Dona Zizi acordou suada. Ainda estava escuro. Pegou o despertador. Quatro e pouco da manhã. Instintivamente, pegou o bloquinho de recados que deixava ao lado da cama – desde menina, anotava seus sonhos para estudá-los depois – e rabiscou os seis números. Deitou-se novamente e dormiu.

Na manhã seguinte, tomando café, começou a relembrar do sonho. Fez força para se lembrar do rosto do homem, mas foi em vão. Mal se lembrava do parque. Os números, porém, ela sabia de cor. 2. 4. 7. 8. 17. 21. Não precisava nem consultar o bloquinho.

Começou a pensar. Se jogasse na Mega-Sena, não iria ganhar. Era bobagem. Eram apenas números. Mas, se não jogasse, passaria o resto da vida pensando nisso. Antes de terminar seu pão com geléia, havia tomado uma decisão. Jogaria, apenas para ter certeza de que não ganharia. Claro que jamais contaria o sonho para alguém, mas iria à lotérica e faria um jogo, somente para tirar a prova dos nove, como ela gostava de dizer.

E, assim, na volta do banco, passou na casa lotérica e apostou. 2. 4. 7. 8. 17. 21. Voltou para casa e guardou o comprovante do jogo, com os números, na sala, abaixo do porta-retratos com a foto do Gilberto. Dois dias depois, folheando o jornal depois do almoço, avistou os números sorteados da semana. Sentiu um frio na barriga, mas fez força para ignorar a sensação.

Errou todos. Não passou nem perto de acertar algum.

Foi até a sala, pegou o volante da lotérica e o amassou satisfeita.

– Eu sempre disse. Não existe isso. É coisa de gente mentirosa. Agora sim está mais que provado.

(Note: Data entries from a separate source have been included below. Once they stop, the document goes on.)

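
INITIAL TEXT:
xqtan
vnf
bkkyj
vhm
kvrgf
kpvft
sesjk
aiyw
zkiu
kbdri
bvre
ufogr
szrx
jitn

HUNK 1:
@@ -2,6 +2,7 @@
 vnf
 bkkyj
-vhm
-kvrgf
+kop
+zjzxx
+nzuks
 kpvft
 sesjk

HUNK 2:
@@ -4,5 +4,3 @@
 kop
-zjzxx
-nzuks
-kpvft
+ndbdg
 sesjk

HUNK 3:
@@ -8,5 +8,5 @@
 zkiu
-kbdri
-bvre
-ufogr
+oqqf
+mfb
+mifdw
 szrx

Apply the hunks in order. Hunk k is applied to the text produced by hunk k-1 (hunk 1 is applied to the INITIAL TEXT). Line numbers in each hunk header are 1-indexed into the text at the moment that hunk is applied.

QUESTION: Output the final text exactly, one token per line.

Answer: xqtan
vnf
bkkyj
kop
ndbdg
sesjk
aiyw
zkiu
oqqf
mfb
mifdw
szrx
jitn

Derivation:
Hunk 1: at line 2 remove [vhm,kvrgf] add [kop,zjzxx,nzuks] -> 15 lines: xqtan vnf bkkyj kop zjzxx nzuks kpvft sesjk aiyw zkiu kbdri bvre ufogr szrx jitn
Hunk 2: at line 4 remove [zjzxx,nzuks,kpvft] add [ndbdg] -> 13 lines: xqtan vnf bkkyj kop ndbdg sesjk aiyw zkiu kbdri bvre ufogr szrx jitn
Hunk 3: at line 8 remove [kbdri,bvre,ufogr] add [oqqf,mfb,mifdw] -> 13 lines: xqtan vnf bkkyj kop ndbdg sesjk aiyw zkiu oqqf mfb mifdw szrx jitn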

Caminhou até a cozinha para jogar o papel fora, mas mudou de ideia no meio do caminho. Deu meia volta, abriu a carteira e colocou o papel ali dentro, após desamassá-lo sobre o móvel. Iria guardar aquilo como prova daquilo que sempre disse: ler as cartas era um trabalho honesto e nunca havia feito ninguém rico.

E, assim, continuou tocando a vida, prevendo a sorte das vizinhas.

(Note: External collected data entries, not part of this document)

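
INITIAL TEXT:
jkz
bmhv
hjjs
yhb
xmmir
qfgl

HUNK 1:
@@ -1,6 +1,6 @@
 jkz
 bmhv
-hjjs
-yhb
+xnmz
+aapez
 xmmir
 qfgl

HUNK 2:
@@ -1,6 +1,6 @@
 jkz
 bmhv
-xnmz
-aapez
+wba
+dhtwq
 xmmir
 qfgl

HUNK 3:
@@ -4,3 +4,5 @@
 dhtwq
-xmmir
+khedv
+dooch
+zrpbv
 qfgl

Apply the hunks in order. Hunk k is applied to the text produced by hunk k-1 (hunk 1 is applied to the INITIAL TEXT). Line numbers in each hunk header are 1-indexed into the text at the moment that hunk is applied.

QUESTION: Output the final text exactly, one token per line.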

Felizmente, ela nunca se deu ao trabalho de olhar os números com calma. Caso ela fizesse isso, talvez percebesse que não os números não eram da Mega-Sena. E talvez ela pegasse o telefone – somente por curiosidade, para ver o que aconteceria – e discaria 2478-1721. E então descobriria que o falecido Gilberto, O Gilberto que não bebia, não fumava e falava baixo, tinha outra família há mais de dez anos: mulher e três filhos – dois gêmeos –que recebiam as visitas do pai a cada quinze dias, quando ele contava para Zizi que precisava viajar a trabalho.

4 leitores:

C'est la vie disse...

Sabe o que eu acho? Foi melhor ela não ter ligado os fatos. Às vezes, a ignorância é uma amiga, principalmente qdo não se pode mais atacar/trucidar/arrancar os cabelos do sujeito que vivia vida dupla. Hahaha, adorei o texto e vou tentar jogar na MS com esses números aí... Quem sabe dá sorte?

Francine Ribeiro disse...

Cara, muito bom! Adoro o ritmo dos seus textos! Parabéns!
Quanto aos sonhos, eles são assustadores, algumas vezes..

Anônimo disse...

Que texto gostoso de se ler! Você tem o estilo de escrita que eu mais aprecio.

Anônimo disse...

Que texto gostoso de se ler! Você tem o estilo de escrita que eu mais aprecio.